An ATROCIOUS rating. I am undeniably a fan of the Fight Club film, but I did not expect its messages or even its plot to be found in the game. It seemed like it was trying to be a basic brawler and while it wouldn’t have been as interesting without the messages of its source material, it could have still been passable entertainment. However, the fact it is such a cheaply made cash-in is almost too much of an ironic situation not to address, as the fighting system in the game is such a failure that it’s hard to think that much thought or work went into it.  Characters have a lot of moves but no reason to use them as the worst and most boring strategies are the ones that are safe and work best, and even when you can land a violent looking attack, its during slow and rigid battles that are either mindless with human players or a battle with luck when the AI might suddenly deal huge damage to you with perfect responses to actions you take, even able to accurately respond to button mashing tactics somehow.

 

There is no value to this adaptation of Fight Club. Its side story adds nothing and only slices out segments of a greater plot to parade about to remind you of what you’re playing, and its battle system can’t even hit a generic level of acceptable video game action to make it enjoyable for those who don’t know anything about Fight Club. There’s the now famous rule from the film that feels more appropriate for the game than any other way of summarizing this game’s issue. We should not talk about Fight Club.. the game at least, as it has nothing of value to offer us.
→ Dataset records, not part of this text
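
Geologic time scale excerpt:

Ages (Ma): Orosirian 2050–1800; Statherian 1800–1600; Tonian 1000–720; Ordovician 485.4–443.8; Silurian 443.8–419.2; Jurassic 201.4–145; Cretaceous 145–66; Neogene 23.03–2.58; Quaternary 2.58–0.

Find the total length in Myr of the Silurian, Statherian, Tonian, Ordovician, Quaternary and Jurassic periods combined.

605.18 million years

Duration is start − end for each: (443.8 − 419.2) + (1800 − 1600) + (1000 − 720) + (485.4 − 443.8) + (2.58 − 0) + (201.4 − 145).
That is 24.6 + 200 + 280 + 41.6 + 2.58 + 56.4, which totals 605.18 million years.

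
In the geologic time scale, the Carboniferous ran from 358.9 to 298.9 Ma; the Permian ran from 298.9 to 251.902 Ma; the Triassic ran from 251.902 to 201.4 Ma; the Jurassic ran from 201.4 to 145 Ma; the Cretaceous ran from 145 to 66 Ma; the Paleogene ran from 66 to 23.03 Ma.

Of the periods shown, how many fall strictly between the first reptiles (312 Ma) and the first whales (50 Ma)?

4

The older date is 312 Ma and the younger is 50 Ma.
Periods with start < 312 and end > 50 Ma: Permian (298.9–251.902), Triassic (251.902–201.4), Jurassic (201.4–145), Cretaceous (145–66).
That is 4 complete periods.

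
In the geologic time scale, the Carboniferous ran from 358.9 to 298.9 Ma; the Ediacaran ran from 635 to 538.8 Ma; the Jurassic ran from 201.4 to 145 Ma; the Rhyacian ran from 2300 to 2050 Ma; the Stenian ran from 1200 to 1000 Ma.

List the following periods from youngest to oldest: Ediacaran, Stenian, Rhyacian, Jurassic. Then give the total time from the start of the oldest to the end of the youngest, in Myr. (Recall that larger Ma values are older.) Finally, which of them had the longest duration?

Start ages (Ma): Rhyacian 2300, Stenian 1200, Ediacaran 635, Jurassic 201.4.
Ordered youngest to oldest: Jurassic, Ediacaran, Stenian, Rhyacian.
Span = 2300 − 145 = 2155 Myr.
Durations: Jurassic 56.4, Rhyacian 250, Ediacaran 96.2, Stenian 200 → longest is Rhyacian (250 Myr).

Jurassic → Ediacaran → Stenian → Rhyacian; total span 2155 Myr; longest is Rhyacian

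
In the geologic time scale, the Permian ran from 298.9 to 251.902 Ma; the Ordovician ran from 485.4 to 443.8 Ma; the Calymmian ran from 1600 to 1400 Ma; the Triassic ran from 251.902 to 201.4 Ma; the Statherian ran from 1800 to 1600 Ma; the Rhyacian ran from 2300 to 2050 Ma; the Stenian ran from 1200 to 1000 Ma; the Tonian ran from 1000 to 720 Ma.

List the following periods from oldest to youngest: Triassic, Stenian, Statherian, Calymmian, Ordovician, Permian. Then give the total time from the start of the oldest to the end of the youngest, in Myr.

Statherian, Calymmian, Stenian, Ordovician, Permian, Triassic; total span 1598.6 Myr

From the excerpt: Triassic 251.902–201.4; Stenian 1200–1000; Statherian 1800–1600; Calymmian 1600–1400; Ordovician 485.4–443.8; Permian 298.9–251.902 (Ma).
Larger Ma is earlier, so the oldest is Statherian and the youngest is Triassic; oldest to youngest: Statherian, Calymmian, Stenian, Ordovician, Permian, Triassic.
Oldest start 1800 minus youngest end 201.4 gives 1598.6 Myr overall.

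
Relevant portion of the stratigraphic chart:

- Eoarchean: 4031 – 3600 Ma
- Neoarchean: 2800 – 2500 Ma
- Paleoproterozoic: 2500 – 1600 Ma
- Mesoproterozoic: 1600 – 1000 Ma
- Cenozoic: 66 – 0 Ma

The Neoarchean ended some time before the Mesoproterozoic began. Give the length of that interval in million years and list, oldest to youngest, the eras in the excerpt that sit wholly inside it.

The Neoarchean closes at 2500 Ma and the Mesoproterozoic opens at 1600 Ma, so the interval is 2500 − 1600 = 900 Myr.
An era fits inside if it starts at or after 2500 Ma and ends at or before 1600 Ma; oldest first that gives Paleoproterozoic.

900 million years; Paleoproterozoic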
5 thoughts on “Fight Club (Xbox)

  • An Atrocious game that doesn’t qualify as a Disaster Report?

    Reply
    • jumpropeman

      It’s more likely than you think! Some games like this, Catch the Ball, and Sesame Street: Big Bird’s Hide and Speak are incredibly awful, but dissecting them thoroughly wouldn’t be too interesting because the game fails in a much more mundane way than the disasters.

      Reply
      • Oh. That makes sense. There’s train wreck bad and then just ordinary, boring bad.

        Reply
  • M Sheep

    “In Fight Club you can play as an assortment of characters from the film, or if you unlock them through the tedious trials that are the single player modes, Fred Durst and Abraham Lincoln.”
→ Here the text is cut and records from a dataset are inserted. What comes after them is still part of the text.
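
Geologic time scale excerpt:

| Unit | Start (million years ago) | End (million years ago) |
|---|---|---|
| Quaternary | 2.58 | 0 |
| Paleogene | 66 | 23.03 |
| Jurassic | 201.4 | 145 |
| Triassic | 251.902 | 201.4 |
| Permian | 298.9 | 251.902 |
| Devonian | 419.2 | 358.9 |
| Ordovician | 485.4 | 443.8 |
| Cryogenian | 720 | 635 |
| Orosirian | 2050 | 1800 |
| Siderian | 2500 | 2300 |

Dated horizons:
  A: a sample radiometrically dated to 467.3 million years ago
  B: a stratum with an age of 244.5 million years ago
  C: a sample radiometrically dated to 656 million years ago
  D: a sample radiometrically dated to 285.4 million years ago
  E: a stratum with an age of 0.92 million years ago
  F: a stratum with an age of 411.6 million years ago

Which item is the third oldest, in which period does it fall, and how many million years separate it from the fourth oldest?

F, in the Devonian; 126.2 million years to D

Sorted oldest-first by Ma: C (656), A (467.3), F (411.6), D (285.4), B (244.5), E (0.92).
The third oldest is F at 411.6 Ma, which lies in 419.2–358.9 Ma: the Devonian.
The fourth oldest is D at 285.4 Ma; separation = |411.6 − 285.4| = 126.2 Myr.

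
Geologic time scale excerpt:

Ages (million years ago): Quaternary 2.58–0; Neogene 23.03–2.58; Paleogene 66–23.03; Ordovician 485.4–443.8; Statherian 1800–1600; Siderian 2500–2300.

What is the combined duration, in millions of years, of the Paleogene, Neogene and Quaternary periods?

66 million years

Each duration: Paleogene = 42.97; Neogene = 20.45; Quaternary = 2.58.
Sum: 42.97 + 20.45 + 2.58 = 66 Myr.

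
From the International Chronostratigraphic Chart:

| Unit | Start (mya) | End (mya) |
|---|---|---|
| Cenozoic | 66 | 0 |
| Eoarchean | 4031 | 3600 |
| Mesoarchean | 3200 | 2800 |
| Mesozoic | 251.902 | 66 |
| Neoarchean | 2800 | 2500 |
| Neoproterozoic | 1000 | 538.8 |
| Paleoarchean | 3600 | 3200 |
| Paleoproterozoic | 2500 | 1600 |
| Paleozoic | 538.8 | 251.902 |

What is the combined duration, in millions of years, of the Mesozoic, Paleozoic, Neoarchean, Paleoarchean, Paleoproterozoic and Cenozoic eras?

2138.8 million years

Each duration: Mesozoic = 185.902; Paleozoic = 286.898; Neoarchean = 300; Paleoarchean = 400; Paleoproterozoic = 900; Cenozoic = 66.
Sum: 185.902 + 286.898 + 300 + 400 + 900 + 66 = 2138.8 Myr.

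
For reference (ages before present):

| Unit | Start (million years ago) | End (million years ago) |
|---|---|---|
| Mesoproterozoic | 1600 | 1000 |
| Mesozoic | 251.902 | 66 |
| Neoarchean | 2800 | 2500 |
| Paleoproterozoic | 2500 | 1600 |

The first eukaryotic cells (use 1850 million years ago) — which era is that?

Paleoproterozoic

1850 Ma lies between 2500 and 1600 Ma, so it falls in the Paleoproterozoic.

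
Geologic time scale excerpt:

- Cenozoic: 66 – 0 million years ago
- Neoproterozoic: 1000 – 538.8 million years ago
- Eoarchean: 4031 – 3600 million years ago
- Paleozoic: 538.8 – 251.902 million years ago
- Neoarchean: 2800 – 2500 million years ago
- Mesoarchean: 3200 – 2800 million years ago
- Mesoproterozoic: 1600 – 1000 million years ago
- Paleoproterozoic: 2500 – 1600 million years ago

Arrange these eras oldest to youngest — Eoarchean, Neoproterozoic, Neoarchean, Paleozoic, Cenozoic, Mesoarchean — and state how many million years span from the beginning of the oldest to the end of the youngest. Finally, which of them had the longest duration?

Eoarchean, Mesoarchean, Neoarchean, Neoproterozoic, Paleozoic, Cenozoic; total span 4031 Myr; longest is Neoproterozoic

Start ages (Ma): Eoarchean 4031, Mesoarchean 3200, Neoarchean 2800, Neoproterozoic 1000, Paleozoic 538.8, Cenozoic 66.
Ordered oldest to youngest: Eoarchean, Mesoarchean, Neoarchean, Neoproterozoic, Paleozoic, Cenozoic.
Span = 4031 − 0 = 4031 Myr.
Durations: Neoarchean 300, Mesoarchean 400, Eoarchean 431, Paleozoic 286.898, Neoproterozoic 461.2, Cenozoic 66 → longest is Neoproterozoic (461.2 Myr).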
    What, and I didn’t think this is something I’d ever have to ask in my life, is the connection between Fred Durst and Abraham Lincoln?

    Reply
    • jumpropeman

      Limp Bizkit provides some music for the game so that explains Fred Durst, but Lincoln is likely a secret character due to a quote in the film where Tyler Durden says if he could fight any one character from history, it would be Abraham Lincoln. Unfortunately, while the character he is talking to says he wants to fight Gandhi, Gandhi is not playable.